Job 5:23 - John Trapp Complete Commentary

Bible Comments

For thou shalt be in league with the stones of the field: and the beasts of the field shall be at peace with thee.

Ver. 23. For thou shall be in league with the stones of the field] Thou shall not dash thy foot against them (the Latins call a stone lapidem a laedendo pede, from hurting the foot that hitteth against them, Psalms 91:1,2 .) They were wont of old to go barefoot (as Vatablus here noteth). And our chronicler telleth us of King Henry II, that, for a penance, going to Canterbury to the shrine of Thomas Becket, his bare feet with the hard stones were forced to yield bloody tokens of his devotion on the way. Or thus, the stones of the field shall not hinder thy harvest, as Matthew 13:6. Or being piled up for a mound, or wall, they shall not fall upon thee, and brain thee, as the stones of the wall of Aphek did the blasphemous Syrians, 1 Kings 20:33; as the town house did the insulting Philistines, Judges 16:30; as the house did Job's children, &c.; or, the stones out of the wall shall not cry out against thee, as Habakkuk 2:11, but all creatures shall be thy confederates; not only not hurting, but helping thee, all that may be. For as they are all armed against the wicked as rebels and traitors to the Divine majesty; so God hath promised to make a covenant for his saints with the beasts of the field, and with the fowls of heaven, &c., Rebellis facta est; quia homo numini, creatura homini (Aug.), Hosea 2:18. See Trapp on " Hos 2:18 "

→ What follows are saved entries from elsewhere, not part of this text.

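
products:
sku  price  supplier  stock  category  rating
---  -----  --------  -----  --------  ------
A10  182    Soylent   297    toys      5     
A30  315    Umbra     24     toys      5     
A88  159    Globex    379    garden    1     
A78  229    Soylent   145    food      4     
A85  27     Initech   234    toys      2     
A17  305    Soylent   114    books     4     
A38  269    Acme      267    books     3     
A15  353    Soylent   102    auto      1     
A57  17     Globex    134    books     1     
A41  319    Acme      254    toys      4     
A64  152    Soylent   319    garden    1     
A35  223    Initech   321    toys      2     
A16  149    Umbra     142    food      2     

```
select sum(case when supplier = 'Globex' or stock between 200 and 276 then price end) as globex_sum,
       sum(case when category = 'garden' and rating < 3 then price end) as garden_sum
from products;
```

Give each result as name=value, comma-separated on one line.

[globex_sum: supplier = 'Globex' or stock between 200 and 276]
sku=A10: ✗
sku=A30: ✗
sku=A88: ✓ → 159
sku=A78: ✗
sku=A85: ✓ → 27
sku=A17: ✗
sku=A38: ✓ → 269
sku=A15: ✗
sku=A57: ✓ → 17
sku=A41: ✓ → 319
sku=A64: ✗
sku=A35: ✗
sku=A16: ✗
globex_sum = 159 + 27 + 269 + 17 + 319 = 791
—
[garden_sum: category = 'garden' and rating < 3]
sku=A10: ✗
sku=A30: ✗
sku=A88: ✓ → 159
sku=A78: ✗
sku=A85: ✗
sku=A17: ✗
sku=A38: ✗
sku=A15: ✗
sku=A57: ✗
sku=A41: ✗
sku=A64: ✓ → 152
sku=A35: ✗
sku=A16: ✗
garden_sum = 159 + 152 = 311

globex_sum=791, garden_sum=311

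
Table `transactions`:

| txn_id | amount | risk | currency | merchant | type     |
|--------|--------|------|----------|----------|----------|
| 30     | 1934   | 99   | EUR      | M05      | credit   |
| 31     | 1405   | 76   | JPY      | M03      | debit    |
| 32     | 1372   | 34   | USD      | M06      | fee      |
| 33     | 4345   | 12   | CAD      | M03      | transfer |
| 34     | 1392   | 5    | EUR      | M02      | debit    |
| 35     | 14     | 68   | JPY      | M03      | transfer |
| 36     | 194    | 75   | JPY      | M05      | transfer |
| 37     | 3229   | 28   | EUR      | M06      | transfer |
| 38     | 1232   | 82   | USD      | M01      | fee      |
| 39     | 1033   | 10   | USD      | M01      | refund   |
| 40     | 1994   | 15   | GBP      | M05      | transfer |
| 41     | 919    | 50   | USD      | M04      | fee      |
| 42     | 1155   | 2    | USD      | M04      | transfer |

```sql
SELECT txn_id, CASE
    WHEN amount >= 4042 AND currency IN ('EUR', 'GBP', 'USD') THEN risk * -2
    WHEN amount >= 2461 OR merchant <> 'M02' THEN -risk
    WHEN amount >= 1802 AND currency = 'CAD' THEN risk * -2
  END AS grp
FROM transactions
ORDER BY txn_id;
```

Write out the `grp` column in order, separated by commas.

txn_id=30: amount >= 2461 OR merchant <> 'M02' → -99
txn_id=31: amount >= 2461 OR merchant <> 'M02' → -76
txn_id=32: amount >= 2461 OR merchant <> 'M02' → -34
txn_id=33: amount >= 2461 OR merchant <> 'M02' → -12
txn_id=34: (no match → NULL) → NULL
txn_id=35: amount >= 2461 OR merchant <> 'M02' → -68
txn_id=36: amount >= 2461 OR merchant <> 'M02' → -75
txn_id=37: amount >= 2461 OR merchant <> 'M02' → -28
txn_id=38: amount >= 2461 OR merchant <> 'M02' → -82
txn_id=39: amount >= 2461 OR merchant <> 'M02' → -10
txn_id=40: amount >= 2461 OR merchant <> 'M02' → -15
txn_id=41: amount >= 2461 OR merchant <> 'M02' → -50
txn_id=42: amount >= 2461 OR merchant <> 'M02' → -2

-99, -76, -34, -12, NULL, -68, -75, -28, -82, -10, -15, -50, -2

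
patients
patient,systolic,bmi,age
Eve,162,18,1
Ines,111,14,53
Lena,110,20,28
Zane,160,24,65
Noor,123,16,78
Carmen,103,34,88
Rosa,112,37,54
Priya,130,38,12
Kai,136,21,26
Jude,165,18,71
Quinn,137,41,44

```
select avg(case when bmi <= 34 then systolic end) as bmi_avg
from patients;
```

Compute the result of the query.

133.75

patient=Eve: ✓ → 162
patient=Ines: ✓ → 111
patient=Lena: ✓ → 110
patient=Zane: ✓ → 160
patient=Noor: ✓ → 123
patient=Carmen: ✓ → 103
patient=Rosa: ✗
patient=Priya: ✗
patient=Kai: ✓ → 136
patient=Jude: ✓ → 165
patient=Quinn: ✗
bmi_avg = (162 + 111 + 110 + 160 + 123 + 103 + 136 + 165) / 8 = 133.75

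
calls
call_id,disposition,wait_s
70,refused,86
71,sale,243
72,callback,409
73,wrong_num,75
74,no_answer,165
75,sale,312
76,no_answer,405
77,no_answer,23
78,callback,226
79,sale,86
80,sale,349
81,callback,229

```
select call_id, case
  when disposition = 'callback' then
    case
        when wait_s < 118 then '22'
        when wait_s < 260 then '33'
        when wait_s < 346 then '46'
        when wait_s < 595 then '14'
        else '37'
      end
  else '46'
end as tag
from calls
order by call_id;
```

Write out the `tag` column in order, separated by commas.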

And the beasts of the field shall be at peace with thee] The tame beasts shall not only not mischieve thee (as some they have done: Euripides the poet was torn in pieces with dogs; horses have been the death of many, &c.), but shall be serviceable and profitable unto thee; some alive, not dead, as the dog, horse; some dead, not alive, as the hog; some both, as the ox, sheep, &c. Ambrose hath a very strange story of a man slain at Antioch by night, by a soldier, in hope of spoil; this man's dog would not leave his master's dead corpse, but lay howling by it till daylight; many came in the morning to see that sad sight, and the murderer among the rest came, that he might be the less suspected. The dog no sooner saw this soldier but he ran fiercely at him, and would never stop barking and baiting at him till he saw him apprehended and carried to prison, where he confessed the fact and was for the same deservedly executed (Amb. in Hexaem.).

Job 5:23

23 For thou shalt be in league with the stones of the field: and the beasts of the field shall be at peace with thee.